Und schon nimmt er Helmut Kohl wieder in Schutz. In den Medien sei der Anruf von Juliane Weber, der Büroleiterin seines Vaters, nach dem Selbstmord seiner Mutter im Juli 2001 falsch dargestellt worden. In einer „handylosen Zeit“ hätte der Vater ihn nicht anrufen können. Der Weg über die Büroleiterin sei der schnellste gewesen.
Während der gesamten Sendung bleibt diese Mischung aus unterdrückter Wut und Erklärungen. Etwa für das Verhalten seines Vaters, der als Abgeordneter in Berlin blieb, während seine Frau an einer schweren Lichtallergie litt, die sie am Ende zwang in völliger Dunkelheit zu leben. „Vielleicht hätte er mehr Zeit mit meiner Mutter verbringen sollen“, meint Walter Kohl, um im nächsten Moment hinzuzufügen: „Aber sie wollte auch, dass mein Vater als Abgeordneter in Berlin bleibt.“
Erst beim Gespräch über die zweite Hochzeit Helmut Kohls mit Maike Richter im Mai 2008 trat die Enttäuschung offen ans Licht. Aus der „Bild“-Zeitung habe er erfahren, dass die Hochzeit im „engeren Kreis“ stattgefunden habe. Er selbst war nicht eingeladen. Seine Frage „Willst du die Trennung?“, habe der Vater mit „Ja!“ beantwortet. Vor einem dreiviertel Jahr habe er Helmut Kohl zum letzten Mal gesehen. Sein Fazit: „Ich bin kein Kohlianer mehr“.

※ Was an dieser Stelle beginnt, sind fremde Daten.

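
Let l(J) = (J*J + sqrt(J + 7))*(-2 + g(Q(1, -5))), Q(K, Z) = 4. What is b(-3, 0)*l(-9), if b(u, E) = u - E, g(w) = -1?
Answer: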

Und so sehr Walter Kohl bei „Beckmann“ auch darauf beharrte, nicht wütend zu sein, sich ausgesöhnt zu haben und die Situation so, wie sie ist, zu akzeptieren. Man konnte und wollte es ihm nicht glauben. Vielleicht, weil es einfach unvorstellbar ist, dass ein Kind aufhört, sich nach der Liebe seines Vaters zu sehnen und ihre Abwendung akzeptiert. Und Walter Kohl selbst förderte diese Skepsis. Auf Beckmanns Frage, ob sein Vater das Buch schon gelesen habe, antwortete er: „Bis jetzt hat er sich noch nicht gemeldet.“ Die Hoffnung war unüberhörbar.